Si el sexo y la política estaban ausentes en su trabajo, podía reconocerse un tema recurrente en el humor de Juan Carlos Calabró, y éste era el de los egos inflados y su constante batalla humorística contra ellos. Basta repasar sus personajes más conocidos. Johnny Tolengo era un egomaníaco que se hacía llamar “el majestuoso” y que esencialmente no hacía otra cosa que alardear de su propia grandeza artística, consiguiendo el efecto humorístico al contrastar esta vanidad con los más bien ridículos méritos musicales de semejante estrella. Aníbal, “el number one”, era prácticamente una versión evidentemente fracasada de Johnny Tolengo, pero en versión de Don Juan grasa. En este caso -al contrario que Tolengo, que extrañamente era en efecto un seductor de masas-, la comicidad se producía al encontrar el recurrente fracaso de los avances amorosos de su fanfarrón personaje. Si bien era notorio que Calabró les tenía gran cariño a ambos personajes, al mismo tiempo estaba claro que se reía de ellos, no con ellos.

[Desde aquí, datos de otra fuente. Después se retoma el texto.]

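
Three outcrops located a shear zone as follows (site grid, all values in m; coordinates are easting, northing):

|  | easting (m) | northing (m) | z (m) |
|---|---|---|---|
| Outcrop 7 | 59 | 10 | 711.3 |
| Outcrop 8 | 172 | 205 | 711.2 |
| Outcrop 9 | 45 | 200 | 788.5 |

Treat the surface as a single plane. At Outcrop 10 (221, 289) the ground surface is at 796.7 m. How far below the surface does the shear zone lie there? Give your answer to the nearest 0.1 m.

85.7 m

Let the plane be z = a·easting + b·northing + c.
Outcrop 8−Outcrop 7: 113a + 195b = −0.1;  Outcrop 9−Outcrop 7: −14a + 190b = 77.2.
Solving gives a = −0.62285, b = 0.36042.
Then c = 711.3 − a·59 − b·10 = 744.44.
At (221, 289): z_contact = −137.65 + 104.16 + 744.44 = 710.96 m.
Depth below ground = 796.7 − 710.96 = 85.7 m.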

Pero también El Contra era un soldado en combate contra la vanidad y la arrogancia; si bien su gracia era la de confundir a los famosos con los que se encontraba y ofenderlos mediante preguntas indiscretas o ligeramente insultantes, el sketch funcionaba gracias a las ínfulas de importancia que se daban estos personajes, amplificadas generalmente por quien mediaba las conversaciones, un Gerardo Sofovich al que no le costaba nada parecer soberbio. Ya fuera encarnándolos o enfrentándolos, el trabajo de Calabró parecía ser siempre dejar en ridículo a quien se creyera superior a la media de los ciudadanos. ¿Era esto una crítica de la ampulosidad artística o una defensa de la mesocracia? Es dudoso que Calabró se lo haya planteado en esos términos -de hecho, como entrevistado era uno de esos personajes que impresionaban como muy vanidosos de su propia humildad-, pero es difícil no ver ese patrón común en estas creaciones tan populares.

Además de sus tres personajes más conocidos, Calabró presentó con diversa fortuna otras creaciones recurrentes: Abraham el gaucho judío, su versión de Batman, Gran Valor, Drácula, Borromeo, los Chiquibum, Carlos La Banca (“el que paga todo”), el promotor de Cocucha Efervescente… Todos en general amenos, pero salvados más que nada por el desenfado de Calabró y su expresividad física.

En los últimos años se lo veía melancólico en sus apariciones televisivas -casi siempre como invitado en programas de farándula y sólo requerido como comediante en algunos ejercicios nostálgicos-, obligado a opinar con visible disgusto sobre la vida personal de sus hijas en programas de chimentos, que éstas utilizaban como plataforma de promoción. Un rol triste para alguien que siempre fue un defensor acérrimo del matrimonio y la privacidad familiar. Su última aparición pública fue hace unos meses al recibir, acompañado por sus hijas, un premio Martín Fierro en reconocimiento a su medio siglo en la televisión, premio sobre el que planeaban las sombras de los buitres mediáticos que sabían de su endeble estado de salud.

En todo caso, y más allá de los gestos protocolares de algunas figuras de la farándula, saber de su fallecimiento generó una genuina tristeza ante la desaparición de lo que ya era un símbolo de un tiempo menos fragmentado. Un tiempo de poca oferta televisiva y en la que había que complacer simultáneamente a dos o tres generaciones de espectadores. Calabró lo logró, y es imposible no reconocerle la creación de ese espacio común y ahora irreproducible.